As colder weather approaches, it’s as though Krause plans to use school books to keep us all warm this winter — at the requisite 451 degrees Fahrenheit. Given our rickety power grid, I suppose torching books might tide Texans over for a while.

On a more serious note, looking at Krause’s list, it’s hard not to conjure up images of totalitarian regimes and violent groups that have gone after books throughout history, from Nazi attacks on works considered “un-German” in 1933 to al-Qaeda destroying precious manuscripts in Timbuktu. A gander at Krause’s list reveals an almost exclusive focus on race and racism, sex and sexuality, LGBT issues, abortion and — gasp — even puberty.

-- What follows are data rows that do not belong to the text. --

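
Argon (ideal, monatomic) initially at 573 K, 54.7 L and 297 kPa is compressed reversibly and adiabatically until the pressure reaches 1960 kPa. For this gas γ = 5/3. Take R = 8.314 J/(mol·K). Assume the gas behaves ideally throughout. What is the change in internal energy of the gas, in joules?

27500 J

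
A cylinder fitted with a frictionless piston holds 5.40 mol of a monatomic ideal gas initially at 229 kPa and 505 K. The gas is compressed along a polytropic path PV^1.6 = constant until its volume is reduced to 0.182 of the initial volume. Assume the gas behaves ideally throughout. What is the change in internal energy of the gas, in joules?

V₁ = nRT₁/P₁ = 5.40×8.314×505/229 = 99.0 L.
Polytropic n=1.6: T₂ = T₁(V₁/V₂)^(n−1) = 505×(5.49)^0.60 = 1400 K; P₂ = P₁(V₁/V₂)^n = 3500 kPa.
For an ideal gas ΔU = nCvΔT with Cv = (3/2)R = 12.5 J/(mol·K).
ΔU = 5.40×12.5×(1400−505) = 60500 J.

60500 J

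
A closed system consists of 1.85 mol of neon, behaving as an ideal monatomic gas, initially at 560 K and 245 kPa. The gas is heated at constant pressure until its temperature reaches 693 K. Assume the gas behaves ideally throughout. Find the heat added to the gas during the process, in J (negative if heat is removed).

V₁ = nRT₁/P₁ = 1.85×8.314×560/245 = 35.2 L.
Isobaric: P stays 245 kPa; V/T = const ⇒ T₂ = 693 K, V₂ = 43.5 L.
W = PΔV = 245×(43.5−35.2) kPa·L = 2050 J.
ΔU = nCvΔT = 1.85×12.5×(693−560) = 3070 J.
Q = ΔU + W = nCpΔT = 5110 J.

5110 J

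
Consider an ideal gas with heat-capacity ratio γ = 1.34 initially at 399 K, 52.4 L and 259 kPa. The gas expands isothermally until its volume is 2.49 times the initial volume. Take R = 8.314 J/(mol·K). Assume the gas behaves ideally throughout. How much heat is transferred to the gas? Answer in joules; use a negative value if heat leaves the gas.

12400 J

n = P₁V₁/(RT₁) = 259×52.4/(8.314×399) = 4.09 mol.
Isothermal: T stays 399 K; PV = const ⇒ V₂ = 130 L, P₂ = 104 kPa.
ΔU = 0 (ideal gas, T constant).
W = nRT ln(V₂/V₁) = 4.09×8.314×399×ln(2.49) = 12400 J.
Q = ΔU + W = 12400 J.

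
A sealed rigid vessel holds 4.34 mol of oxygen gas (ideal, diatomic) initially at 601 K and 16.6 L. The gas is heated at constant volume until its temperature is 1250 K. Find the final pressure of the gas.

2720 kPa

P₁ = nRT₁/V₁ = 4.34×8.314×601/16.6 = 1310 kPa.
Isochoric: V stays 16.6 L; P/T = const ⇒ T₂ = 1250 K, P₂ = 2720 kPa.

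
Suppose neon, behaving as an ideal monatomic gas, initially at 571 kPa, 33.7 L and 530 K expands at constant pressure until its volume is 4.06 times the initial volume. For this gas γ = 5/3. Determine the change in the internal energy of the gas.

n = P₁V₁/(RT₁) = 571×33.7/(8.314×530) = 4.37 mol.
Isobaric: P stays 571 kPa; V/T = const ⇒ T₂ = 2150 K, V₂ = 137 L.
For an ideal gas ΔU = nCvΔT with Cv = (3/2)R = 12.5 J/(mol·K).
ΔU = 4.37×12.5×(2150−530) = 88300 J.

88300 J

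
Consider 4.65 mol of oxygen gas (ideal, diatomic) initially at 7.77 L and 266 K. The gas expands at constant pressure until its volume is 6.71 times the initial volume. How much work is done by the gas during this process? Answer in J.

58700 J

P₁ = nRT₁/V₁ = 4.65×8.314×266/7.77 = 1320 kPa.
Isobaric: P stays 1320 kPa; V/T = const ⇒ T₂ = 1780 K, V₂ = 52.1 L.
W = PΔV = 1320×(52.1−7.77) kPa·L = 58700 J.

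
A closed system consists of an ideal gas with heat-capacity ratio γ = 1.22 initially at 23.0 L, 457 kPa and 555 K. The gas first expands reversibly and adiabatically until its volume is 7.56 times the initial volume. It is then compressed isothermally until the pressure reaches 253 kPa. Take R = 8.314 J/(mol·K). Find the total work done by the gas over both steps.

n = P₁V₁/(RT₁) = 457×23.0/(8.314×555) = 2.28 mol.
Step 1 — Adiabatic: TV^(γ−1) = const ⇒ T₂ = 555×(0.132)^0.220 = 356 K; PV^γ = const ⇒ P₂ = 38.7 kPa.
ΔU = nCvΔT = 2.28×37.8×(356−555) = -17200 J.
Q = 0 for an adiabatic process, so W = −ΔU = 17200 J.
State after step 1: P = 38.7 kPa, V = 174 L, T = 356 K.
Step 2 — Isothermal: T stays 356 K; PV = const ⇒ V₂ = 26.6 L, P₂ = 253 kPa.
ΔU = 0 (ideal gas, T constant).
W = nRT ln(V₂/V₁) = 2.28×8.314×356×ln(0.153) = -12600 J.
Q = ΔU + W = -12600 J.
Net over both steps: W = 4520 J, Q = -12600 J, ΔU = -17200 J.

4520 J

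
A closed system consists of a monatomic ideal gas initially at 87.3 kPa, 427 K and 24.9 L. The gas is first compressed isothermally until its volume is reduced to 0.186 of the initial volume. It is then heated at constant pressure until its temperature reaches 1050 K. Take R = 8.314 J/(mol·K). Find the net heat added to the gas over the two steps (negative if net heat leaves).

n = P₁V₁/(RT₁) = 87.3×24.9/(8.314×427) = 0.612 mol.
Step 1 — Isothermal: T stays 427 K; PV = const ⇒ V₂ = 4.63 L, P₂ = 469 kPa.
ΔU = 0 (ideal gas, T constant).
W = nRT ln(V₂/V₁) = 0.612×8.314×427×ln(0.186) = -3660 J.
Q = ΔU + W = -3660 J.
State after step 1: P = 469 kPa, V = 4.63 L, T = 427 K.
Step 2 — Isobaric: P stays 469 kPa; V/T = const ⇒ T₂ = 1050 K, V₂ = 11.4 L.
W = PΔV = 469×(11.4−4.63) kPa·L = 3170 J.
ΔU = nCvΔT = 0.612×12.5×(1050−427) = 4760 J.
Q = ΔU + W = nCpΔT = 7930 J.
Net over both steps: W = -485 J, Q = 4270 J, ΔU = 4760 J.

4270 J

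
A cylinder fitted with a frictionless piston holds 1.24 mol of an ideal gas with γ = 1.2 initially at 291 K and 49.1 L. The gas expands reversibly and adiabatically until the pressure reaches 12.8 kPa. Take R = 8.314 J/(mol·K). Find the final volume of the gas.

P₁ = nRT₁/V₁ = 1.24×8.314×291/49.1 = 61.1 kPa.
Adiabatic: T₂/T₁ = (P₂/P₁)^((γ−1)/γ) ⇒ T₂ = 291×(0.209)^0.167 = 224 K; V₂ = 181 L.

181 L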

Popular anti-racism titles such as Ibram X. Kendi’s “How to be an Antiracist” and Ijeoma Oluo’s “So You Want to Talk about Race” unsurprisingly were targeted. But in general the list seems anything but painstakingly curated. It’s as if someone typed in the keywords “Black,” “racism,” “LGBT,” “gender” and “transgender” and simply poured the results into a spreadsheet. How else to explain the inclusion of Henry Louis Gates Jr.’s chronology "And Still I Rise: Black America since MLK”? How is Tim Hanley’s “Wonder Woman Unbound: The Curious History of the World’s Most Famous Heroine” a possible threat to Texas students?

And as to making students uncomfortable? Many of the titles were written precisely to help developing young people become more comfortable with being and feeling different — whether it be due to their race, gender or sexuality.

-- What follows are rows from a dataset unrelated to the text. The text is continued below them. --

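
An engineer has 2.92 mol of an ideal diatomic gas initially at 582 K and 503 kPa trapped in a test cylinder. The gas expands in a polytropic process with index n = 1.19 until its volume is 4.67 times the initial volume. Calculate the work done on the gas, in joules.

V₁ = nRT₁/P₁ = 2.92×8.314×582/503 = 28.1 L.
Polytropic n=1.19: T₂ = T₁(V₁/V₂)^(n−1) = 582×(0.214)^0.19 = 434 K; P₂ = P₁(V₁/V₂)^n = 80.4 kPa.
W = (P₁V₁−P₂V₂)/(n−1) = (503×28.1−80.4×131)/0.19 = 18900 J.
Work done on the gas = −W_by = -18900 J.

-18900 J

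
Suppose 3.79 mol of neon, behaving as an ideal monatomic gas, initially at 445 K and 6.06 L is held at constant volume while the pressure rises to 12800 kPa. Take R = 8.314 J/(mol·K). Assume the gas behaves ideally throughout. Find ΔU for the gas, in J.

95300 J

P₁ = nRT₁/V₁ = 3.79×8.314×445/6.06 = 2310 kPa.
Isochoric: V stays 6.06 L; P/T = const ⇒ T₂ = 2460 K, P₂ = 12800 kPa.
For an ideal gas ΔU = nCvΔT with Cv = (3/2)R = 12.5 J/(mol·K).
ΔU = 3.79×12.5×(2460−445) = 95300 J.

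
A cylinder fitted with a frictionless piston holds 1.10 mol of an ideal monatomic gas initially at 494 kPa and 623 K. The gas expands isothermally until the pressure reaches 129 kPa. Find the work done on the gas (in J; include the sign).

V₁ = nRT₁/P₁ = 1.10×8.314×623/494 = 11.5 L.
Isothermal: T stays 623 K; PV = const ⇒ V₂ = 44.2 L, P₂ = 129 kPa.
W = nRT ln(V₂/V₁) = 1.10×8.314×623×ln(3.83) = 7650 J.
Work done on the gas = −W_by = -7650 J.

-7650 J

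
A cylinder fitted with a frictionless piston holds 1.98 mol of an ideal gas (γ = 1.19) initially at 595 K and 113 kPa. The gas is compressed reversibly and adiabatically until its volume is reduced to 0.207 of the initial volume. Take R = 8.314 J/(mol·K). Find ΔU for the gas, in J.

V₁ = nRT₁/P₁ = 1.98×8.314×595/113 = 86.7 L.
Adiabatic: TV^(γ−1) = const ⇒ T₂ = 595×(4.83)^0.190 = 803 K; PV^γ = const ⇒ P₂ = 736 kPa.
For an ideal gas ΔU = nCvΔT with Cv = R/(γ−1) = 43.8 J/(mol·K).
ΔU = 1.98×43.8×(803−595) = 18000 J.

18000 J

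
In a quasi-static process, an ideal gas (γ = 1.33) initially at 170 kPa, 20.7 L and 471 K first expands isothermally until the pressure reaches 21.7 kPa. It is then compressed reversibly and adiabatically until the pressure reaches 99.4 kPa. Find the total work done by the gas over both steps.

n = P₁V₁/(RT₁) = 170×20.7/(8.314×471) = 0.899 mol.
Step 1 — Isothermal: T stays 471 K; PV = const ⇒ V₂ = 162 L, P₂ = 21.7 kPa.
ΔU = 0 (ideal gas, T constant).
W = nRT ln(V₂/V₁) = 0.899×8.314×471×ln(7.83) = 7240 J.
Q = ΔU + W = 7240 J.
State after step 1: P = 21.7 kPa, V = 162 L, T = 471 K.
Step 2 — Adiabatic: T₂/T₁ = (P₂/P₁)^((γ−1)/γ) ⇒ T₂ = 471×(4.58)^0.248 = 687 K; V₂ = 51.6 L.
ΔU = nCvΔT = 0.899×25.2×(687−471) = 4890 J.
Q = 0 for an adiabatic process, so W = −ΔU = -4890 J.
Net over both steps: W = 2350 J, Q = 7240 J, ΔU = 4890 J.

2350 J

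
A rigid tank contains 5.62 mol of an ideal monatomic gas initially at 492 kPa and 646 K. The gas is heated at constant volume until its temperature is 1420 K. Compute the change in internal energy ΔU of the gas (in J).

V₁ = nRT₁/P₁ = 5.62×8.314×646/492 = 61.3 L.
Isochoric: V stays 61.3 L; P/T = const ⇒ T₂ = 1420 K, P₂ = 1080 kPa.
For an ideal gas ΔU = nCvΔT with Cv = (3/2)R = 12.5 J/(mol·K).
ΔU = 5.62×12.5×(1420−646) = 54200 J.

54200 J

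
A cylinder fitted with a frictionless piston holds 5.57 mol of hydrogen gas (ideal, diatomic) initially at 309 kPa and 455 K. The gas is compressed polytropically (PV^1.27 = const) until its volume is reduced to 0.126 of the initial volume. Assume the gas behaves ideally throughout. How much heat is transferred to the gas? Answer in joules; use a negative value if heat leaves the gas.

-19000 J

V₁ = nRT₁/P₁ = 5.57×8.314×455/309 = 68.2 L.
Polytropic n=1.27: T₂ = T₁(V₁/V₂)^(n−1) = 455×(7.94)^0.27 = 796 K; P₂ = P₁(V₁/V₂)^n = 4290 kPa.
W = (P₁V₁−P₂V₂)/(n−1) = (309×68.2−4290×8.59)/0.27 = -58500 J.
ΔU = nCvΔT = 5.57×20.8×(796−455) = 39500 J.
Q = ΔU + W = -19000 J.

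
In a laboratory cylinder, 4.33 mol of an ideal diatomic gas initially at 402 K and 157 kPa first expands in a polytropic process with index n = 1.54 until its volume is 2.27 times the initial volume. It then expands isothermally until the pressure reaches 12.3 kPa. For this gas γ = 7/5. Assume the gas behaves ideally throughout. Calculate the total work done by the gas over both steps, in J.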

For now no bonfires are planned, but really none will be necessary if teachers are scared out of introducing books into classes in the first place, which one imagines is the point of this exercise. There have already been reports of teachers pulling titles preemptively to avoid controversy. Other state-supported educational institutions have felt the pressure, too — this summer, the Bullock Texas State History Museum canceled an event around the launch of “Forget the Alamo,” which challenges whitewashed myths about the fort and the famous battle that took place there.

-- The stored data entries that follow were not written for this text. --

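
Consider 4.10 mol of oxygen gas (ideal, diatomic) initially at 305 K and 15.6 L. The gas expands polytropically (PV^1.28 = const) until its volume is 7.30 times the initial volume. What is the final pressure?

P₁ = nRT₁/V₁ = 4.10×8.314×305/15.6 = 666 kPa.
Polytropic n=1.28: T₂ = T₁(V₁/V₂)^(n−1) = 305×(0.137)^0.28 = 175 K; P₂ = P₁(V₁/V₂)^n = 52.3 kPa.

52.3 kPa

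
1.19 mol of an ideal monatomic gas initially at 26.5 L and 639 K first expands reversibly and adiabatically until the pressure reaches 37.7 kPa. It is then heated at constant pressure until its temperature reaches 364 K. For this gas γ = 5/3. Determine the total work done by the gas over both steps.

5530 J

P₁ = nRT₁/V₁ = 1.19×8.314×639/26.5 = 239 kPa.
Step 1 — Adiabatic: T₂/T₁ = (P₂/P₁)^((γ−1)/γ) ⇒ T₂ = 639×(0.158)^0.400 = 305 K; V₂ = 80.2 L.
ΔU = nCvΔT = 1.19×12.5×(305−639) = -4950 J.
Q = 0 for an adiabatic process, so W = −ΔU = 4950 J.
State after step 1: P = 37.7 kPa, V = 80.2 L, T = 305 K.
Step 2 — Isobaric: P stays 37.7 kPa; V/T = const ⇒ T₂ = 364 K, V₂ = 95.5 L.
W = PΔV = 37.7×(95.5−80.2) kPa·L = 579 J.
ΔU = nCvΔT = 1.19×12.5×(364−305) = 868 J.
Q = ΔU + W = nCpΔT = 1450 J.
Net over both steps: W = 5530 J, Q = 1450 J, ΔU = -4080 J.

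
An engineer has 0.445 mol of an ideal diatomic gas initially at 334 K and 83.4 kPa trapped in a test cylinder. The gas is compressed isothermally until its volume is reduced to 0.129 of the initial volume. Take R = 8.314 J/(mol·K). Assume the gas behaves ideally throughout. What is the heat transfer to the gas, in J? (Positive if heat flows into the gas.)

-2530 J

V₁ = nRT₁/P₁ = 0.445×8.314×334/83.4 = 14.8 L.
Isothermal: T stays 334 K; PV = const ⇒ V₂ = 1.91 L, P₂ = 647 kPa.
ΔU = 0 (ideal gas, T constant).
W = nRT ln(V₂/V₁) = 0.445×8.314×334×ln(0.129) = -2530 J.
Q = ΔU + W = -2530 J.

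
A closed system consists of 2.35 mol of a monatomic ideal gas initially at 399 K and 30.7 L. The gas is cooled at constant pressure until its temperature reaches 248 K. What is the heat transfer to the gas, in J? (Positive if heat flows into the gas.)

P₁ = nRT₁/V₁ = 2.35×8.314×399/30.7 = 254 kPa.
Isobaric: P stays 254 kPa; V/T = const ⇒ T₂ = 248 K, V₂ = 19.1 L.
W = PΔV = 254×(19.1−30.7) kPa·L = -2950 J.
ΔU = nCvΔT = 2.35×12.5×(248−399) = -4430 J.
Q = ΔU + W = nCpΔT = -7380 J.

-7380 J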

On one hand, the whole thing reeks of a political stunt that will waste valuable educational time and resources. Krause is challenging Texas Attorney General Ken Paxton in a Republican primary next year. In today’s Texas politics, there is no penalty for going to extremes on the right.But on the other hand, a dangerous blueprint is being written and fine-tuned.

Outside of Texas, GOP leaders and candidates are increasingly using book-banning to burnish their credentials. In Virginia, GOP gubernatorial nominee Glenn Youngkin has seized on the anti-CRT hysteria, producing an ad featuring a White mother in Fairfax County who campaigned to have Toni Morrison’s Pulitzer Prize-winning novel “Beloved” removed from her son’s curriculum. And it doesn’t stop at books. Wisconsin Republicans want to ban specific words, most of which have to do with race and diversity, from the state’s public schools.

It’s not hard to read between the lines. These attacks on books come as a response to the growing power that marginalized people have demonstrated recently in our public discourse. Book-banning, like the Southern Strategy of old, is an effort to harness White fears of a new, more racially equal America.

And so another cycle turns. For as long as the GOP tries to stop new generations from learning from America’s past, we will be doomed to repeat the darkest elements of it.